Produktionsabläufe optimieren
Die Geschäftsführerin betont, welche wichtige Rolle die Beschäftigung in den geschützten Werkstätten für die Mitarbeitenden, aber auch die Institution spielt: «Eine grosse Anzahl Unternehmen und Verwaltungen zählt zu unseren Auftraggebern.» Christine Lerch blickt zurück und erzählt, dass die geschützte Werkstatt anfänglich als Kleinhandelsbetrieb in den Bereichen Korbflechterei, Bürstenmacherei, Sesselflechterei sowie mit Lagerräumen für Handelsware tätig war. 1987 wurde die Werkstatt angebaut und neue Bereiche wie Montage und Schreinerei kamen dazu. «Die konventionelle Handwerksarbeit ist nur noch ein kleiner, abnehmender Teil», sagt sie und fährt fort: «Die Lohnaufträge machen heute 80 Prozent unserer Einnahmen aus.» Bei einem Rundgang zeigt die Geschäftsführerin, dass sinnvolle Arbeits- und Produktionsabläufe in den heutigen Räumlichkeiten unmöglich sind. So befindet sich beispielsweise die Spedition im Keller. «Neben der Optimierung der Abläufe ermöglicht uns eine neue Werkstatt vor allem auch eine bessere Betreuung der Klienten», sagt Christine Lerch.

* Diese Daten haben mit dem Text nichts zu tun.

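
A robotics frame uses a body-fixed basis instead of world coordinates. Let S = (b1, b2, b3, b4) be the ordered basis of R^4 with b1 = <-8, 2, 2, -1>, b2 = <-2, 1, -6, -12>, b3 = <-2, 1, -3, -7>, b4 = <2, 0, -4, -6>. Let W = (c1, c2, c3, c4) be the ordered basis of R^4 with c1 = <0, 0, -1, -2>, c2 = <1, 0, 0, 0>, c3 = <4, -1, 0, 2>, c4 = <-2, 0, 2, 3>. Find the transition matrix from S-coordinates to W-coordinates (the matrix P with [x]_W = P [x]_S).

Let M have columns bj and N have columns cj. Then for every x, N [x]_W = x = M [x]_S, so P = N^(-1) M.
Since det N = -1, N^(-1) has integer entries; multiplying gives P = [[0, 2, 1, 0], [2, -2, 0, -2], [-2, -1, -1, 0], [1, -2, -1, -2]].

[[0, 2, 1, 0], [2, -2, 0, -2], [-2, -1, -1, 0], [1, -2, -1, -2]]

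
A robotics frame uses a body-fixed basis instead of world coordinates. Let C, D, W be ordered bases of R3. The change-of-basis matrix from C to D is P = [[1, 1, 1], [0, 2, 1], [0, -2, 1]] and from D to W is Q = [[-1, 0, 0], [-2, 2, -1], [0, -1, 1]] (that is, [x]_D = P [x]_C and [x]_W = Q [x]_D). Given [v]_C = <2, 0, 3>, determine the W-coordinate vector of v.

<-5, -7, 0>

Apply P to get D-coordinates <5, 3, 3>, then Q to get W-coordinates.
The result is [v]_W = <-5, -7, 0>.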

In vier Jahren zum neuen Komplex
Bis die Bagger auffahren, gibt es noch einiges zu tun. «Wenn alles nach Plan läuft, ist es unser Ziel, den Neubau im Jahr 2023 einzuweihen», so Felix Schönle. Abhängig seien alle weiteren Phasen wie die Bewilligung des Projekts und des Baugesuchs durch den Kanton. «Wir sind zuversichtlich», sagt VR-Präsident Schönle beim Abschied. Draussen hat mittlerweile der kühle Wind den grau verhangenen Himmel über der Borna aufgeklart und die Sonne scheint.